While important, playgrounds do present a risk of injury for students. Minimizing safety hazards can make a child’s playground experience more enjoyable. Bales said the key to safe playgrounds is proper equipment, good supervision and playground maintenance.
One size does not fit all
According to the National Program for Playground Safety, age appropriate equipment is one of the best ways to minimize playground injuries. As children grow, they need new challenges to keep them from being bored.
Toddlers are very active and need a lot of things to do, Bales said. They especially enjoy things they can climb on, such as steps. However, it is important that steps and slides are at an appropriate height.
Swings should be set so children can mount them without help. The biggest risks on playgrounds are falls. If equipment is the correct height, the potential for injury will be reduced, she said.
Bales cautions adults to watch elementary students for daredevil behavior.
“If a playground is too easy for them, they are likely to come up with new and different ways to use the equipment,” she said. “If they are 10 feet in the air on top of the outside of a covered slide, this may be a sign that they are bored.”
The best way to prevent accidents is to keep watch. Teachers supervising a large group of children should spread out and be where kids are playing, Bales said.
“In some cases it may even be appropriate to play with the kids,” she said. “By being involved with them, you are more likely to be there if something happens. And it sets a good example for children. When adults are physically active, kids are more likely to be as well.”
Children need some freedom to explore. Parents and teachers should offer guidance, but not facilitate bad decisions.

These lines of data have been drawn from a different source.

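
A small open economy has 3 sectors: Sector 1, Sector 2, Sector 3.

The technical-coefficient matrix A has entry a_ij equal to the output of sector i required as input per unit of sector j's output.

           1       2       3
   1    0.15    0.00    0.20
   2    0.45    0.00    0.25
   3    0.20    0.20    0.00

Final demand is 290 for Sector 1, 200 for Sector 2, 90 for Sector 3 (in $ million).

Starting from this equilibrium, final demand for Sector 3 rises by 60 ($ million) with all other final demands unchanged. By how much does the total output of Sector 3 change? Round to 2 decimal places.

Δx_3 = 68.05

I − A =
  [   0.85     0.00    -0.20]
  [  -0.45     1.00    -0.25]
  [  -0.20    -0.20     1.00]
Cofactors of I−A, C_ij = (−1)^(i+j)·(minor ij) (rows/columns in the sector order above):
  C_11 = (1.00)(1.00) − (-0.25)(-0.20) = 0.9500
  C_12 = −[(-0.45)(1.00) − (-0.25)(-0.20)] = 0.5000
  C_13 = (-0.45)(-0.20) − (1.00)(-0.20) = 0.2900
  C_21 = −[(0.00)(1.00) − (-0.20)(-0.20)] = 0.0400
  C_22 = (0.85)(1.00) − (-0.20)(-0.20) = 0.8100
  C_23 = −[(0.85)(-0.20) − (0.00)(-0.20)] = 0.1700
  C_31 = (0.00)(-0.25) − (-0.20)(1.00) = 0.2000
  C_32 = −[(0.85)(-0.25) − (-0.20)(-0.45)] = 0.3025
  C_33 = (0.85)(1.00) − (0.00)(-0.45) = 0.8500
det(I−A) = Σ_j (I−A)_1j·C_1j = (0.85)(0.9500) + (0.00)(0.5000) + (-0.20)(0.2900) = 0.7495
adj(I−A) = Cᵀ =
  [ 0.9500   0.0400   0.2000]
  [ 0.5000   0.8100   0.3025]
  [ 0.2900   0.1700   0.8500]
(I − A)⁻¹ = adj(I−A) / det(I−A) ≈
  [   1.2675     0.0534     0.2668]
  [   0.6671     1.0807     0.4036]
  [   0.3869     0.2268     1.1341]
Δx = (I − A)⁻¹ Δd with Δd having +60 in the Sector 3 component and 0 elsewhere.
So Δx_3 = L_33 · (+60), where L_33 = adj(I−A)_33 / det(I−A) = 0.8500 / 0.7495.
Δx_3 = 0.8500 × (+60) / 0.7495 = 51.00 / 0.7495 ≈ 68.05.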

“If children are helped across the monkey bars or assisted in climbing higher than they could on their own, adults are setting them up for a dangerous situation,” Bales said. “If the children try to do it on their own when the parent is not supervising, they will end up in a situation they are not prepared for.”
It’s the little things that count
When it comes to playgrounds, equipment should be well maintained, and the surrounding area should be free of hazards like sharp objects or animal droppings. Adults should be wary of anything that is rusting, cracking or warping.

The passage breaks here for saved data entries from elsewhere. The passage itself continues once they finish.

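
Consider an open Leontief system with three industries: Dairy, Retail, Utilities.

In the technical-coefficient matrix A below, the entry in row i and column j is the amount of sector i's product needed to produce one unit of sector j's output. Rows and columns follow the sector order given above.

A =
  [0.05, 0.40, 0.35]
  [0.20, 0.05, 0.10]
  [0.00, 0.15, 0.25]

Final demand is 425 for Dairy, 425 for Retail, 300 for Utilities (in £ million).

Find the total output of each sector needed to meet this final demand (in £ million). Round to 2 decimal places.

I − A =
  [   0.95    -0.40    -0.35]
  [  -0.20     0.95    -0.10]
  [   0.00    -0.15     0.75]
Cofactors of I−A, C_ij = (−1)^(i+j)·(minor ij) (rows/columns in the sector order above):
  C_11 = (0.95)(0.75) − (-0.10)(-0.15) = 0.6975
  C_12 = −[(-0.20)(0.75) − (-0.10)(0.00)] = 0.1500
  C_13 = (-0.20)(-0.15) − (0.95)(0.00) = 0.0300
  C_21 = −[(-0.40)(0.75) − (-0.35)(-0.15)] = 0.3525
  C_22 = (0.95)(0.75) − (-0.35)(0.00) = 0.7125
  C_23 = −[(0.95)(-0.15) − (-0.40)(0.00)] = 0.1425
  C_31 = (-0.40)(-0.10) − (-0.35)(0.95) = 0.3725
  C_32 = −[(0.95)(-0.10) − (-0.35)(-0.20)] = 0.1650
  C_33 = (0.95)(0.95) − (-0.40)(-0.20) = 0.8225
det(I−A) = Σ_j (I−A)_1j·C_1j = (0.95)(0.6975) + (-0.40)(0.1500) + (-0.35)(0.0300) = 0.592125
adj(I−A) = Cᵀ =
  [ 0.6975   0.3525   0.3725]
  [ 0.1500   0.7125   0.1650]
  [ 0.0300   0.1425   0.8225]
(I − A)⁻¹ = adj(I−A) / det(I−A) ≈
  [   1.1780     0.5953     0.6291]
  [   0.2533     1.2033     0.2787]
  [   0.0507     0.2407     1.3891]
x = (I − A)⁻¹ d = adj(I−A)·d / det(I−A), with det(I−A) = 0.592125:
  x_1 = (0.6975·425 + 0.3525·425 + 0.3725·300) / 0.592125 = 558.00 / 0.592125 ≈ 942.37
  x_2 = (0.1500·425 + 0.7125·425 + 0.1650·300) / 0.592125 = 416.0625 / 0.592125 ≈ 702.66
  x_3 = (0.0300·425 + 0.1425·425 + 0.8225·300) / 0.592125 = 320.0625 / 0.592125 ≈ 540.53

x_1 = 942.37, x_2 = 702.66, x_3 = 540.53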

Most new equipment has been made to prevent children from being trapped in small spaces, however clothing is still an issue. Loose clothing, hoods and draw strings can get caught on equipment.

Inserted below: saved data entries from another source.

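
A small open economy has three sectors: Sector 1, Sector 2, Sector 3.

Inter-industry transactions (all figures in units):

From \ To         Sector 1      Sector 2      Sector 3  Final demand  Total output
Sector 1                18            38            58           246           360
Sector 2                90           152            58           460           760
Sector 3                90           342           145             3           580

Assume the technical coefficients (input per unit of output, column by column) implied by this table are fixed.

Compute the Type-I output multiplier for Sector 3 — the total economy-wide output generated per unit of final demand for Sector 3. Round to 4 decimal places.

m_3 = 1.9624

Technical coefficients a_ij = z_ij / X_j:
  a_11 = 18/360 = 0.05, a_21 = 90/360 = 0.25, a_31 = 90/360 = 0.25
  a_12 = 38/760 = 0.05, a_22 = 152/760 = 0.20, a_32 = 342/760 = 0.45
  a_13 = 58/580 = 0.10, a_23 = 58/580 = 0.10, a_33 = 145/580 = 0.25
I − A =
  [   0.95    -0.05    -0.10]
  [  -0.25     0.80    -0.10]
  [  -0.25    -0.45     0.75]
Cofactors of I−A, C_ij = (−1)^(i+j)·(minor ij) (rows/columns in the sector order above):
  C_11 = (0.80)(0.75) − (-0.10)(-0.45) = 0.5550
  C_12 = −[(-0.25)(0.75) − (-0.10)(-0.25)] = 0.2125
  C_13 = (-0.25)(-0.45) − (0.80)(-0.25) = 0.3125
  C_21 = −[(-0.05)(0.75) − (-0.10)(-0.45)] = 0.0825
  C_22 = (0.95)(0.75) − (-0.10)(-0.25) = 0.6875
  C_23 = −[(0.95)(-0.45) − (-0.05)(-0.25)] = 0.4400
  C_31 = (-0.05)(-0.10) − (-0.10)(0.80) = 0.0850
  C_32 = −[(0.95)(-0.10) − (-0.10)(-0.25)] = 0.1200
  C_33 = (0.95)(0.80) − (-0.05)(-0.25) = 0.7475
det(I−A) = Σ_j (I−A)_1j·C_1j = (0.95)(0.5550) + (-0.05)(0.2125) + (-0.10)(0.3125) = 0.485375
adj(I−A) = Cᵀ =
  [ 0.5550   0.0825   0.0850]
  [ 0.2125   0.6875   0.1200]
  [ 0.3125   0.4400   0.7475]
(I − A)⁻¹ = adj(I−A) / det(I−A) ≈
  [   1.14345     0.16997     0.17512]
  [   0.43781     1.41643     0.24723]
  [   0.64383     0.90652     1.54005]
The output multiplier for sector j is the column-j sum of the Leontief inverse (I − A)⁻¹ = adj(I−A) / det(I−A).
Column 3 of adj(I−A): (0.0850, 0.1200, 0.7475); det(I−A) = 0.485375.
m_3 = (0.0850 + 0.1200 + 0.7475) / 0.485375 = 0.9525 / 0.485375 ≈ 1.9624.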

“A playground with just grass or dirt on the ground is not safe,” Bales said. “Certainly a playground on concrete is not safe.”
Appropriate surfacing materials include sand, mulch, pea gravel or rubber matting. Surfacing should be well maintained, especially mulch which breaks down and needs to be replaced. Soft surfacing should extend 6 feet around structures and even more around swings.
Teaching children about safety is important.
“Ask them what they think is safe and not safe,” Bales said. “Let them help set the rules and the consequences.”